Please note this briefing does not take into account the new insolvency legislation changes from January 2020 and is in the process of being re-written.

Alex Horsbrugh-Porter is Counsel in Ogier's dispute resolution group in Guernsey, specialising in insolvency. Alex is qualified in England and Wales, Cayman and Guernsey, and has experience of working in a corporate insolvency firm and taking appointments as a liquidator. In this piece, Alex runs through a checklist of ten things for directors to consider when insolvency looms...

  • Consider carefully with your fellow directors whether the business can be saved. This will mean:- a) a plan to reduce costs, increase income, ensure an adequate cash flow and make the company profitable again, this may involve selling parts of the business and making staff redundant; b) in Guernsey this may mean selling unprofitable assets overseas as there is often no trading or employees in Guernsey.
  • Insist on frequent board meetings and that every director has their own area of responsibility within the company and a plan on what needs to be done.
  • The board must have an up-to-date picture of the company's trading, financial and cash flow position as well as financial forecasts. If necessary this should be checked daily.
  • Up to date accounts are essential and, if necessary, outside help should be brought in to prepare these accounts.
  • Get the company to take outside professional advice i.e insolvency practitioners and specialist lawyers to advise on the law and the insolvency of the company.
  • Consider the advisability of putting the company into administration in order to give it breathing space and prevent action by individual creditors although in Guernsey this will not prevent the secured creditors taking enforcement action.
  • Ceasing to trade is not necessarily the best option-you may be found liable if the company entered into an insolvency process when there was a good chance of trading through the difficulties.
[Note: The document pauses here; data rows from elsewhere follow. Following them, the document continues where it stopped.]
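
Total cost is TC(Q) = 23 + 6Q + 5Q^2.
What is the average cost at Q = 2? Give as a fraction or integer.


TC(2) = 23 + 6*2 + 5*2^2
TC(2) = 23 + 12 + 20 = 55
AC = TC/Q = 55/2 = 55/2

55/2


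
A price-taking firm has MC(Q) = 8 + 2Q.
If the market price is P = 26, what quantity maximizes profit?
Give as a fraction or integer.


In perfect competition, profit is maximized where P = MC.
26 = 8 + 2Q
18 = 2Q
Q* = 18/2 = 9

9


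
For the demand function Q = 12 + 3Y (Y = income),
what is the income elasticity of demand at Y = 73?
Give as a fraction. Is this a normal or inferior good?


dQ/dY = 3
At Y = 73: Q = 12 + 3*73 = 231
Ey = (dQ/dY)(Y/Q) = 3 * 73 / 231 = 73/77
Since Ey > 0, this is a normal good.

73/77 (normal good)


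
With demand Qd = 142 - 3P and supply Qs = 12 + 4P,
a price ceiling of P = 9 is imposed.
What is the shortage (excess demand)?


At P = 9:
Qd = 142 - 3*9 = 115
Qs = 12 + 4*9 = 48
Shortage = Qd - Qs = 115 - 48 = 67

67


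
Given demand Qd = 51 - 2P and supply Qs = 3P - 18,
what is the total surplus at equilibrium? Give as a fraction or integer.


Find equilibrium: 51 - 2P = 3P - 18
51 + 18 = 5P
P* = 69/5 = 69/5
Q* = 3*69/5 - 18 = 117/5
Inverse demand: P = 51/2 - Q/2, so P_max = 51/2
Inverse supply: P = 6 + Q/3, so P_min = 6
CS = (1/2) * 117/5 * (51/2 - 69/5) = 13689/100
PS = (1/2) * 117/5 * (69/5 - 6) = 4563/50
TS = CS + PS = 13689/100 + 4563/50 = 4563/20

4563/20


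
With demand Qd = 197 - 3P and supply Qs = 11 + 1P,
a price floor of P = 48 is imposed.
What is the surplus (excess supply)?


At P = 48:
Qd = 197 - 3*48 = 53
Qs = 11 + 1*48 = 59
Surplus = Qs - Qd = 59 - 53 = 6

6


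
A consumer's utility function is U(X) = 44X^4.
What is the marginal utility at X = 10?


MU = dU/dX = 44*4*X^(4-1)
MU = 176*X^3
At X = 10:
MU = 176 * 10^3
MU = 176 * 1000 = 176000

176000


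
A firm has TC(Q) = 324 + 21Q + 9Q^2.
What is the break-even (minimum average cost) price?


AC(Q) = 324/Q + 21 + 9Q
To minimize: dAC/dQ = -324/Q^2 + 9 = 0
Q^2 = 324/9 = 36
Q* = 6
Min AC = 324/6 + 21 + 9*6
Min AC = 54 + 21 + 54 = 129

129


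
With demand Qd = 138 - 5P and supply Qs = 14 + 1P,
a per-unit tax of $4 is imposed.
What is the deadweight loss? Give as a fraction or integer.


Pre-tax equilibrium quantity: Q* = 104/3
Post-tax equilibrium quantity: Q_tax = 94/3
Reduction in quantity: Q* - Q_tax = 10/3
DWL = (1/2) * tax * (Q* - Q_tax)
DWL = (1/2) * 4 * 10/3 = 20/3

20/3


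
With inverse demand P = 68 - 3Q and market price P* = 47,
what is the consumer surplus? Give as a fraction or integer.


Maximum willingness to pay (at Q=0): P_max = 68
Quantity demanded at P* = 47:
Q* = (68 - 47)/3 = 7
CS = (1/2) * Q* * (P_max - P*)
CS = (1/2) * 7 * (68 - 47)
CS = (1/2) * 7 * 21 = 147/2

147/2


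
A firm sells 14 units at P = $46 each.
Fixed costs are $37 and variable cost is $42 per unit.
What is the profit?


Total Revenue = P * Q = 46 * 14 = $644
Total Cost = FC + VC*Q = 37 + 42*14 = $625
Profit = TR - TC = 644 - 625 = $19

$19


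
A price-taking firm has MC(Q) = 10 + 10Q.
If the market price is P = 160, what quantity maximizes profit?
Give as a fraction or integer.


In perfect competition, profit is maximized where P = MC.
160 = 10 + 10Q
150 = 10Q
Q* = 150/10 = 15

15


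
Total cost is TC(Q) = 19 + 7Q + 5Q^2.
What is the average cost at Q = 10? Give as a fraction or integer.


TC(10) = 19 + 7*10 + 5*10^2
TC(10) = 19 + 70 + 500 = 589
AC = TC/Q = 589/10 = 589/10

589/10


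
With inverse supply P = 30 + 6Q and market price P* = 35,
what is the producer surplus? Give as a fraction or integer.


Minimum supply price (at Q=0): P_min = 30
Quantity supplied at P* = 35:
Q* = (35 - 30)/6 = 5/6
PS = (1/2) * Q* * (P* - P_min)
PS = (1/2) * 5/6 * (35 - 30)
PS = (1/2) * 5/6 * 5 = 25/12

25/12


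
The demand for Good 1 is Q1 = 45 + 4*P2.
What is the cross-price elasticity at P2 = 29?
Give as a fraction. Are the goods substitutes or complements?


dQ1/dP2 = 4
At P2 = 29: Q1 = 45 + 4*29 = 161
Exy = (dQ1/dP2)(P2/Q1) = 4 * 29 / 161 = 116/161
Since Exy > 0, the goods are substitutes.

116/161 (substitutes)


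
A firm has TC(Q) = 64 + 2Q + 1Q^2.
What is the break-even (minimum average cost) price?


AC(Q) = 64/Q + 2 + 1Q
To minimize: dAC/dQ = -64/Q^2 + 1 = 0
Q^2 = 64/1 = 64
Q* = 8
Min AC = 64/8 + 2 + 1*8
Min AC = 8 + 2 + 8 = 18

18


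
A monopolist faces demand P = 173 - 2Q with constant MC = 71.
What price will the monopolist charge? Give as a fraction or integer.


MR = 173 - 4Q
Set MR = MC: 173 - 4Q = 71
Q* = 51/2
Substitute into demand:
P* = 173 - 2*51/2 = 122

122


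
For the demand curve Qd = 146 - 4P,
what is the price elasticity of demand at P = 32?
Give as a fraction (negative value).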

Obtaining proper advice is essential.
  • Keep major secured and unsecured creditors regularly informed and let them know what is going on i.e whether you are going to continue to trade and if possible obtain their agreement.
  • Insist that all recommendations made by the directors are placed on record (minutes). This will include a record of dissent by some directors from the decisions taken that they did not approve of. Such minutes are a vital record of what has transpired.
  • If your recommendations are constantly ignored and you are concerned that the directors are not acting in the best interests of the company resign. The decision to resign should not be undertaken lightly as under the law a director must take every step he should have done to minimise loss to creditors. Don't resign unless you have no other option.

The content of this article is intended to provide a general guide to the subject matter. Specialist advice should be sought about your specific circumstances.